Renowned Swedish artist Claes Oldenburg was a good friend of Judd. In Marfa you can admire his cooperation with Coosje van Bruggen, an equestrian sculpture inscribed with the phrase Animo et Fide (“spirited and faithful”). Also of note are the Arena with Richard Long’s Sea Lava Circles (see below) and Las Casas of Ayala de Chinati, one of Judd’s three ranches (see image above Oldenburg sculpture).
Prada Marfa is a fake Prada store one cannot enter. The permanent landscape installation by the artists Elmgreen und Dragset features actual Prada products and the real Prada logo – thanks to Italian designer Miuccia Prada’s love for the arts.
There’s nothing architectural about one of Marfa’s most unique and mysterious attractions, but we cannot omit it. The Marfa Lights are a strange natural phenomenon of dancing lights randomly appearing at night. Whether mere reflections of actual real light sources in and around town or spooky nature show, they are a Marfa must for visitors.

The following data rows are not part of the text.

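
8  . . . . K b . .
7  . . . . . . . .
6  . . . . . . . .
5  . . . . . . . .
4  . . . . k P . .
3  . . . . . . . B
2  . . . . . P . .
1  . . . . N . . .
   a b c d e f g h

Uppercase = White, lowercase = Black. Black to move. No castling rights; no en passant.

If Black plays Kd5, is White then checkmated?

After Kd5: white king on e8; in check: no.
White is not in check, so this cannot be checkmate.

no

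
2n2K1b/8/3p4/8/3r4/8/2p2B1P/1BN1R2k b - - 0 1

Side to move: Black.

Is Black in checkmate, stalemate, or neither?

neither

Black to move; black king on h1.
In check: yes, from the white rook on e1.
Legal moves for Black: Kxh2, Kg2.
Black is in check but has 2 legal moves → neither.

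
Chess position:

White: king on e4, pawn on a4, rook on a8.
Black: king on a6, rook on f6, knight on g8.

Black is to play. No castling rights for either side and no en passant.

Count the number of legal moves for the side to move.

2

Black to move; king on a6.
In check: yes, from the white rook on a8.
Legal moves: Kb7, Kb6.
Count: 2.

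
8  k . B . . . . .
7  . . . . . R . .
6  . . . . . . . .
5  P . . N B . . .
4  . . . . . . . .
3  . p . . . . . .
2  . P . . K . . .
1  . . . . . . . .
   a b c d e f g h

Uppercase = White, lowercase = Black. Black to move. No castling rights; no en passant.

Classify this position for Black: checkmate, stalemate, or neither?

Black to move; black king on a8.
In check: no.
King squares — a7: attacked by Rf7; b7: attacked by Rf7; b8: attacked by Be5.
Legal moves for Black: none.
Not in check and no legal moves → stalemate.

stalemate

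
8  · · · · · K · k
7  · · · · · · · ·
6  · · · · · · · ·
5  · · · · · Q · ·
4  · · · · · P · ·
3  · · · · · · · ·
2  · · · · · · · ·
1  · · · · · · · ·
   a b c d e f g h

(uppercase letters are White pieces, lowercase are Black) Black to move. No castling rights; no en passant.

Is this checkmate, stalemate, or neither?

Black to move; black king on h8.
In check: no.
King squares — g7: attacked by Kf8; h7: attacked by Qf5; g8: attacked by Kf8.
Legal moves for Black: none.
Not in check and no legal moves → stalemate.

stalemate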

You can create your own masterpieces by applying for the Marfa artist in residence program through the Chinati Foundation (see image above). Also check out the Fieldwork Marfa international researcher in residence program by Les Beaux-Arts de Nantes and HEAD – Genève (Geneva University of Art and Design). This school is devoted to creating art in public space, “critical approaches to landscape and borders and artistic projects based on field investigation methods.”